"Een superstorm die nu één keer om de 15 jaar plaatsvindt, zal jaarlijkse kost worden"

2016 was het jaar waarin het warmterecord voor de derde maal op rij werd gebroken en volgens de Vlaamse klimaatwetenschapper Wim Thiery is het te verwachten dat die warmterecords keer op keer gaan sneuvelen. Thiery (30) werd onlangs door het Amerikaanse tijdschrift Forbes uitgeroepen tot een van de toonaangevende vernieuwers in Europa. Hij werpt een blik op de toekomst en ontkracht 5 verkeerde opvattingen over klimaatverandering in een tijdperk waarin er met Donald Trump een ontkenner van de klimaatverandering in het Witte Huis zit.
Een cumulonimbus - een stormwolk - boven Afrika (foto: NASA/ISS)

Voor het derde jaar op rij is het warmterecord gebroken. Met een gemiddelde van 14,8 graden Celsius is 2016 officieel het warmste jaar sinds het begin van de metingen in 1880. Heel uitzonderlijk is dat niet. Warme en koude jaren wisselen elkaar nu eenmaal continu af. Soms jaar na jaar, soms pas om de twee of drie jaar.

Het gaat hem echter om de lange termijntrend van de opwarming. Die lijn blijft stijgen. Stel nu dat 2017 een kouder jaar wordt, toch zal dat nog steeds warmer zijn dan de koude periodes x-aantal jaren geleden. “Het is te verwachten dat die warmterecords keer op keer gaan sneuvelen”, stelt klimaatwetenschapper Wim Thiery. “Dat is echt alarmerend omdat er bepaalde componenten zijn in het klimaatsysteem die daar fel op reageren, zoals grote meren en irrigatie.”

De rol van water

Thiery heeft specifiek onderzoek gevoerd naar de rol van water in het klimaat. Met als focus de invloed van grote meren en irrigatie op de atmosfeer. “Daarbij heb ik ondervonden dat de opwarming van de aarde een toename zal betekenen van extremen.” Dat stelde het Europees Milieu Agentschap (EMA) deze week ook in zijn klimaatrapport.

Thiery voerde onder andere onderzoek uit op het grootste meer van Afrika: het Victoriameer, gelegen op het grensgebied van Tanzania, Kenia en Oeganda. “Ik heb ondervonden dat de stormen en de stormpatronen boven een meer compleet verschillen van die boven het land”, vertelt hij. Landelijke stormen vinden eerder overdag plaats, terwijl stormen boven het meer ’s nachts evolueren. Dat komt door de aanwezigheid van de zee- en landbries, twee windpatronen die surfers ook vaak gebruiken.

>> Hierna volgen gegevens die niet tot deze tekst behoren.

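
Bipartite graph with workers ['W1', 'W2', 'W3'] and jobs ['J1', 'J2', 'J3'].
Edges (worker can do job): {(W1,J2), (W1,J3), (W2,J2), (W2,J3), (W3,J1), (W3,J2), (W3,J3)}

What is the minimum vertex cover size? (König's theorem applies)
Minimum vertex cover size = 3

By König's theorem: in bipartite graphs,
min vertex cover = max matching = 3

Maximum matching has size 3, so minimum vertex cover also has size 3.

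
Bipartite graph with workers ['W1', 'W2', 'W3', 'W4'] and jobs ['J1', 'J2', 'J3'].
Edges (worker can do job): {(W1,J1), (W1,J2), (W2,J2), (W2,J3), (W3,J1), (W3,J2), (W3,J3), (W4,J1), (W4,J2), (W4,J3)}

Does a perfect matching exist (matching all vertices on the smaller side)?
Yes, perfect matching exists (size 3)

Perfect matching: {(W1,J1), (W3,J2), (W4,J3)}
All 3 vertices on the smaller side are matched.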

“De klimaatverandering zal die zware stormen versterken en in de toekomst zullen ze ook in frequentie toenemen als we CO2 blijven uitstoten." Vóór het onderzoek van Thiery was het onmogelijk om die stormen te modelleren, laat staan ze te voorspellen. Thiery ontwikkelde een model om de frequentie van die stormen te berekenen: "Als we uitgaan van een "business as usual"-scenario, waarbij de uitstoot van broeikasgassen verder blijft stijgen, zal een superstorm die in het huidige klimaat een keer om de vijftien jaar plaatsvindt, op het einde van de eeuw daar jaarlijkse kost zijn", voorspelt hij.

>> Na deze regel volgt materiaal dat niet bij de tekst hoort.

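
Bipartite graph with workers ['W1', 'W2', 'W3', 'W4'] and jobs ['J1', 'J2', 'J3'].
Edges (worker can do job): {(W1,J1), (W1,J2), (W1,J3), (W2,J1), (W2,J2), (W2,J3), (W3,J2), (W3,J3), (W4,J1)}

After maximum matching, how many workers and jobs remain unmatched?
Unmatched: 1 workers, 0 jobs

Maximum matching size: 3
Workers: 4 total, 3 matched, 1 unmatched
Jobs: 3 total, 3 matched, 0 unmatched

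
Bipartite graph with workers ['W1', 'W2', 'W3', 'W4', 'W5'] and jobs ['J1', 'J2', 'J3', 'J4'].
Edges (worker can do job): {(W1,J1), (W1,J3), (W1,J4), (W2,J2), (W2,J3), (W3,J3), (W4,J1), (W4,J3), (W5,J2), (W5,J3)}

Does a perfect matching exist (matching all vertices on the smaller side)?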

Ook irrigatie heeft een invloed op het lokale klimaat, namelijk een licht afkoelend effect op hittegolven. Irrigatie zorgt ervoor dat de beschikbare energie op aarde gebruikt wordt om irrigatiewater te verdampen. Mochten we stoppen met irrigeren dan zouden er daardoor in de toekomst meer hittegolven komen in gebieden waar vandaag veel geïrrigeerd word, zoals India.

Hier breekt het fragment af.